PUBLISHED : Thursday, 22 December, 1994, 12:00am
UPDATED : Thursday, 22 December, 1994, 12:00am

THE appalling accident record in the construction industry will improve only if safety regulations are widened to be imposed on developers and architects, a seminar heard yesterday.

The proposal, based on European-style regulations, was outlined yesterday at a construction safety seminar organised by the Hong Kong Construction Association.

Last year, 83 people were killed and nearly 18,000 were injured in site accidents. The figures were down by about a third in the first nine months of this year, but the Government has said this was still too high.
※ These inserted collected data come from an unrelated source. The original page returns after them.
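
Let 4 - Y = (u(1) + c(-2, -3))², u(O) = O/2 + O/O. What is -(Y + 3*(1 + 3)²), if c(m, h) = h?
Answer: -199/4 ≈ -49.750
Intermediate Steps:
u(O) = 1 + O/2 (u(O) = O*(½) + 1 = O/2 + 1 = 1 + O/2)
Y = 7/4 (Y = 4 - ((1 + (½)*1) - 3)² = 4 - ((1 + ½) - 3)² = 4 - (3/2 - 3)² = 4 - (-3/2)² = 4 - 1*9/4 = 4 - 9/4 = 7/4 ≈ 1.7500)
-(Y + 3*(1 + 3)²) = -(7/4 + 3*(1 + 3)²) = -(7/4 + 3*4²) = -(7/4 + 3*16) = -(7/4 + 48) = -1*199/4 = -199/4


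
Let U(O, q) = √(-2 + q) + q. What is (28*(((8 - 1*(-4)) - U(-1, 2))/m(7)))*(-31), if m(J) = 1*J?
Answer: -1240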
David Bateson, a senior partner with a construction law firm, Bateson Starr, said: 'The only way the Government will achieve any radical improvement in site safety will be to widen the net and impose regulations on all parties involved in the industry.' Mr Bateson said European Union directives demand safe working practices be incorporated while construction projects are still on the drawing board. These practices include allowing proper working platforms and safe access for workers.

'These rules have fundamentally changed the attitude to health and safety,' he said.

The suggestion was welcomed by Chan Kam-hong, chief executive of the Association for the Rights of Industrial Accident Victims, who said the group has been campaigning for the Government to run safety awareness courses for architectural and engineering students.

'If people think more about safety from the start, then it will solve a lot of problems later. It will reduce the exposure to workers in dangerous areas,' he said.

'Architects and engineers do not have the safety concept. They are only interested in how beautiful their buildings are, not how safely they are constructed,' he said.

Anthony Linehan, a special labour adviser to the Hong Kong Government and a former chief inspector of factories in Britain, said there had been opposition from architects and engineers in the UK, because new regulations ask designers to consider fundamental principals of health and safety.

There were also calls for the Government to overhaul the present training system, so that there is a compulsory safety education programme.

David Gem, general manager of Shui On Civil Contractors, said a significant number of imported workers, untrained in safety, would be arriving over the next three years in response to the shortage of labour caused by the airport projects.